The Atlanta Journal-Constitution

Insurance premiums for many of the 650,000 teachers, state employees, retirees and their dependents on the State Health Benefit Plan could skyrocket next year, according to a new analysis by a teacher group.

That’s contrary to what the Department of Community Health said last week when it approved expanded coverage options and premiums for 2015.

DCH officials said many plan members would see their rates decrease or remain the same. DCH officials did not provide reporters with the actual rates at the time they were approved.

But members of Teachers Rally to Advocate for Georgia Insurance Choices - which has been fighting changes in the health care plan throughout 2014 - analyzed the new rates over the weekend.

The group found that some members currently in two of the three plans being offered by Blue Cross and Blue Shield of Georgia will see premiums jump 20 percent to 180 percent if they move to some of the new plans being offered.

It also saw major price differences - based on which companies members choose - in the cost of HMO and supplemental Medicare coverage.

John Palmer, a Cobb County middle school band director and member of TRAGIC, said, “These new rates, combined with the excessively high deductibles and out-of-pocket maximums, make this insurance unaffordable for most state employees and teachers.”

Ashley Cline, the wife of a Cherokee County teacher who founded TRAGIC, said the premiums for teachers, retirees and state employees are far higher than they are for University System of Georgia employees. USG workers are also state employees but they are covered under a separate plan.

Palmer said the group would contact DCH and the governor’s office about the premiums.

Lisa Marie Shekell, spokeswoman DCH, said, “The department listened to the concerns presented by our SHBP members last year and is offering more options that provide members with a choice of vendor, plan design and associated costs for 2015.

“We will strive to clearly communicate and educate members about these options. We encourage members to review all benefit information from SHBP regarding the 2015 plan designs, as it becomes available prior to Open Enrollment, and choose an option that meets their individual and family needs.”
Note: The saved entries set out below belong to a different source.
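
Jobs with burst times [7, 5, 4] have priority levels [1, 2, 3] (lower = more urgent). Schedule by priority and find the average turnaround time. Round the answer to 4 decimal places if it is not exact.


Sort by priority (ascending = highest first):
Order: [(1, 7), (2, 5), (3, 4)]
Completion times:
  Priority 1, burst=7, C=7
  Priority 2, burst=5, C=12
  Priority 3, burst=4, C=16
Average turnaround = 35/3 = 11.6667

11.6667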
Gov. Nathan Deal and DCH had hoped they’d at least temporarily addressed concerns of teachers, retirees and state employees by increasing the number of plan options and holding down premiums. Deal faces voters in the November elections and teachers and retirees traditionally are politically active.

The plan has been a political thorn in Deal’s side since last summer, when the contract to manage the program for 2014 was awarded to Blue Cross. That prompted one of the companies that had been managing the plan, UnitedHealthcare, to sue the state, accusing the DCH of resorting to “state-sponsored bid-rigging” to steer the contract to Blue Cross.

To save money, the state limited the insurance offerings to three plans, with different deductibles and premiums, along with higher out-of-pocket costs.

Once those higher costs started kicking in, teachers, state employees and retirees revolted, forcing Deal and the DCH to add back co-payments for services, costing more than $100 million. The extra money, however, didn’t solve all the plan’s problems, and teachers and retirees called for more choices and better coverage. A class-action lawsuit was filed in May, arguing that thousands of plan members had been overcharged on their premiums.

When DCH’s board approved the rates last week, they didn’t release them to the media. However, UnitedHealthcare officials - who got the rates - immediately complained that the DCH put their company at a competitive disadvantage. Plan members would have to pay 30 percent more for its HMO than the one offered by Blue Cross. UnitedHealthcare’s HMO would cost a family about $1,700 more a year than Blue Cross’.